5.06.2010

I'm worried.

The Nashville flood has made this last week seem like an alternate reality.

I've been studying for finals in my muddy clothes, going to bed, getting up without showering for water conservation, taking tests, singing in Italian/German/French, eating lunch in my cozy cafeteria, then headed back out into the devastated city to get dirty again. I've been helping friends pack their only dry belongings, strangers rip up their ruined carpet and brand new hardwood, petting cows wandering the streets because their pasture was flooded, laying out 1940s family photos in the grass, hoping they aren't completely ruined, then driving my unflooded 4runner back to my unflooded apartment to eat Chipotle for dinner and read up for my psychology exam.

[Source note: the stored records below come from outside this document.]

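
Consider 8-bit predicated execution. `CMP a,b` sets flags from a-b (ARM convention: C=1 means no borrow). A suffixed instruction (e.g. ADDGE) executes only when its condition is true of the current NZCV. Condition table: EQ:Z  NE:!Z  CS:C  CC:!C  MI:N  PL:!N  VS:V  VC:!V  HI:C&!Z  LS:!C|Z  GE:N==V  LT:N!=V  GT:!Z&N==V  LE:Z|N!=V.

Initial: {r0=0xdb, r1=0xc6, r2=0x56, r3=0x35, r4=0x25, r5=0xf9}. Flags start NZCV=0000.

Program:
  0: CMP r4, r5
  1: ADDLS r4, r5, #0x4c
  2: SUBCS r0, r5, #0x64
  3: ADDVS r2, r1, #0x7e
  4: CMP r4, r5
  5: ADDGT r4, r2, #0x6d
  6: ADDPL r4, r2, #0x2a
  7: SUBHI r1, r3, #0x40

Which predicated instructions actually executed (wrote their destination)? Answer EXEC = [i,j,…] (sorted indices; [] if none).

[0] flags=0000 → (cmp)
[1] flags=0000 LS?T → r4=0x45
[2] flags=0000 CS?F → skip
[3] flags=0000 VS?F → skip
[4] flags=0000 → (cmp)
[5] flags=0000 GT?T → r4=0xc3
[6] flags=0000 PL?T → r4=0x80
[7] flags=0000 HI?F → skip

EXEC = [1,5,6]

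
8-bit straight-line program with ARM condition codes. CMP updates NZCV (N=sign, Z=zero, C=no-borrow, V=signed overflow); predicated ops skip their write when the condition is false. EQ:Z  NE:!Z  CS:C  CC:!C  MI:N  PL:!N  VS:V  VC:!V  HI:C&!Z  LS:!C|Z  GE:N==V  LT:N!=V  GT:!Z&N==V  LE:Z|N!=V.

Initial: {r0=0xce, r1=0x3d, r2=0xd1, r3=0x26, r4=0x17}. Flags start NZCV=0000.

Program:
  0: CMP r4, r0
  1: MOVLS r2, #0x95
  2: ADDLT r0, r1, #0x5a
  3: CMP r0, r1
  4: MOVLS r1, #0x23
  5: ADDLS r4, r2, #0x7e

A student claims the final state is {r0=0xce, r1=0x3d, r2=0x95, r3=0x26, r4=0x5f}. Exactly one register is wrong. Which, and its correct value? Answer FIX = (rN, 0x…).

FIX = (r4, 0x17)

[0] flags=0000 → (cmp)
[1] flags=0000 LS?T → r2=0x95
[2] flags=0000 LT?F → skip
[3] flags=1010 → (cmp)
[4] flags=1010 LS?F → skip
[5] flags=1010 LS?F → skip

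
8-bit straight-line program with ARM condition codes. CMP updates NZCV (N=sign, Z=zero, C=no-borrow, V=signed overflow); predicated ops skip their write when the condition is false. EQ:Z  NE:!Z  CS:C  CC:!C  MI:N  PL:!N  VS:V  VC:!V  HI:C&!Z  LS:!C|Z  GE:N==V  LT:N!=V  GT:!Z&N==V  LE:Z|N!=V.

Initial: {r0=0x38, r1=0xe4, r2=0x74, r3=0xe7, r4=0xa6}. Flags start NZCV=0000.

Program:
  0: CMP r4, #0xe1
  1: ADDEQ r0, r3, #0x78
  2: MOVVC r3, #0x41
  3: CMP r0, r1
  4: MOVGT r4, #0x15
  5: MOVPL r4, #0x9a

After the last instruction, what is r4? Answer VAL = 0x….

[0] flags=1000 → (cmp)
[1] flags=1000 EQ?F → skip
[2] flags=1000 VC?T → r3=0x41
[3] flags=0000 → (cmp)
[4] flags=0000 GT?T → r4=0x15
[5] flags=0000 PL?T → r4=0x9a

VAL = 0x9a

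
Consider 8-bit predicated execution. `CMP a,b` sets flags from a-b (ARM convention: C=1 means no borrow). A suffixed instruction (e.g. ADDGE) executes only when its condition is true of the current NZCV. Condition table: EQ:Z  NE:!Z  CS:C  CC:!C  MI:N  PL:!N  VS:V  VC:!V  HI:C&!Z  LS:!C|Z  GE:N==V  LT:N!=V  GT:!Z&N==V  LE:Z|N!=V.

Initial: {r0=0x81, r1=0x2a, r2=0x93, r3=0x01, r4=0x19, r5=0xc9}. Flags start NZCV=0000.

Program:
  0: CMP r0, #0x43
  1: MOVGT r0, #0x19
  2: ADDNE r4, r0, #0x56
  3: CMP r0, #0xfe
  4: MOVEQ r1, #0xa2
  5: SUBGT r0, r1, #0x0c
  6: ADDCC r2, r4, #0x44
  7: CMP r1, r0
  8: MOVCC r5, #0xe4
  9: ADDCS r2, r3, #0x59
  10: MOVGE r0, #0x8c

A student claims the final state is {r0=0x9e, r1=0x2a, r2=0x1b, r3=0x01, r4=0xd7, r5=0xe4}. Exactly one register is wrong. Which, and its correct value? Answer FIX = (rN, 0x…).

0: ✓ CMP  NZCV=0011
1: · MOVGT
2: ✓ ADDNE  r4←0xd7
3: ✓ CMP  NZCV=1000
4: · MOVEQ
5: · SUBGT
6: ✓ ADDCC  r2←0x1b
7: ✓ CMP  NZCV=1001
8: ✓ MOVCC  r5←0xe4
9: · ADDCS
10: ✓ MOVGE  r0←0x8c

FIX = (r0, 0x8c)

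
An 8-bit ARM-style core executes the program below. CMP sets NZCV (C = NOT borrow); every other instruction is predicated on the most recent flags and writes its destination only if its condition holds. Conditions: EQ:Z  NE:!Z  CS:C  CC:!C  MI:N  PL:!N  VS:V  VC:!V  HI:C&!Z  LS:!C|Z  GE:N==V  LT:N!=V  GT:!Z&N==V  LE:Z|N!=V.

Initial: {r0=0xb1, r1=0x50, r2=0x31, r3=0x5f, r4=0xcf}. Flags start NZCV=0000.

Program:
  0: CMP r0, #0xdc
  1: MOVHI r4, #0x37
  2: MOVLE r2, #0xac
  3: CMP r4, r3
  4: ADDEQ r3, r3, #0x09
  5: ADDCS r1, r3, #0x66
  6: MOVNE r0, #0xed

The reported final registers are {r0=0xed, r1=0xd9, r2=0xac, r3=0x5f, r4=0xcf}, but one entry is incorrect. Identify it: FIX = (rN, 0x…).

FIX = (r1, 0xc5)

0: ✓ CMP  NZCV=1000
1: · MOVHI
2: ✓ MOVLE  r2←0xac
3: ✓ CMP  NZCV=0011
4: · ADDEQ
5: ✓ ADDCS  r1←0xc5
6: ✓ MOVNE  r0←0xed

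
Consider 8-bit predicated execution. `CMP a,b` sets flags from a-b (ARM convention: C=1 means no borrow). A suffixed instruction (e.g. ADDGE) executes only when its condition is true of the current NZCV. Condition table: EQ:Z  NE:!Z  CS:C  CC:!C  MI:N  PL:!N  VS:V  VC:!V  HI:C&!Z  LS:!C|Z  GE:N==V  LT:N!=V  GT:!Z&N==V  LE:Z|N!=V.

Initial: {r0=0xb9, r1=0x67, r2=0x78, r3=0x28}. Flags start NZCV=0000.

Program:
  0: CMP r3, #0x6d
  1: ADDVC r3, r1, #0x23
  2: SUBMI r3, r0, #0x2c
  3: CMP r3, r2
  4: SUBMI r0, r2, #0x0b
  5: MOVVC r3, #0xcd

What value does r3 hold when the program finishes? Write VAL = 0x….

0: ✓ CMP  NZCV=1000
1: ✓ ADDVC  r3←0x8a
2: ✓ SUBMI  r3←0x8d
3: ✓ CMP  NZCV=0011
4: · SUBMI
5: · MOVVC

VAL = 0x8d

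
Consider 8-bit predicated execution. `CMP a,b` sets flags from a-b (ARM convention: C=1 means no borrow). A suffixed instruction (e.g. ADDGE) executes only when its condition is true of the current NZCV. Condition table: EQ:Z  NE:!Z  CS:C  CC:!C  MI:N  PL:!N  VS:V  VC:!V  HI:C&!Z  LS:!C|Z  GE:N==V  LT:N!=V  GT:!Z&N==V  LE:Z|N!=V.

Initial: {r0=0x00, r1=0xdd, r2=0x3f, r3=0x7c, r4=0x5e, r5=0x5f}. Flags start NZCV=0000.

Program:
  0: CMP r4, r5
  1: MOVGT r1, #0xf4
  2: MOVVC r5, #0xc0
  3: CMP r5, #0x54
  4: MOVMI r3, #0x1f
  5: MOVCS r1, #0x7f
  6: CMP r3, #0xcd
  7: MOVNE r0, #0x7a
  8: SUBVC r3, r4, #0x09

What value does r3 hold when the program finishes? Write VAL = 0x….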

I couldn't help yesterday because normal life at school was carrying on, and I had to get my junior year over with. I felt this strange guilt all day. My day was completely normal... when the families 1/2 of a mile away from me were out of house and home.


I'm worried we're being forgotten... Nashville is a disaster and half of America doesn't know.

I'm worried we're going to forget... what about 3 weeks from now when most of the damage has been assessed... will I forget about the sadness Mrs. Barb from Bellevue is still experiencing? She nearly cried the whole time we were there. Or Mrs. Pat, who lost her sweet dog to rushing water? Or the homeless who already had basically nothing, who had to leave their only belongings behind them to evacuate tent city? Or the elderly couple in east Nashville who drowned in their home Sunday night, because the husband was in a wheelchair & the wife refused to leave him behind?

I've been so proud of Nashville for coming together, for helping each other and for putting their comfort aside for the lives of the less fortunate.

I hope this faith and generosity continues.

I hope it doesn't take another flood for this city to keep loving on each other.

I can't let myself forget, and get back into my comfortable college bubble.

I can't.

1 comment:

  1. This brought tears to my eyes. Our city is incredible. We won't forget.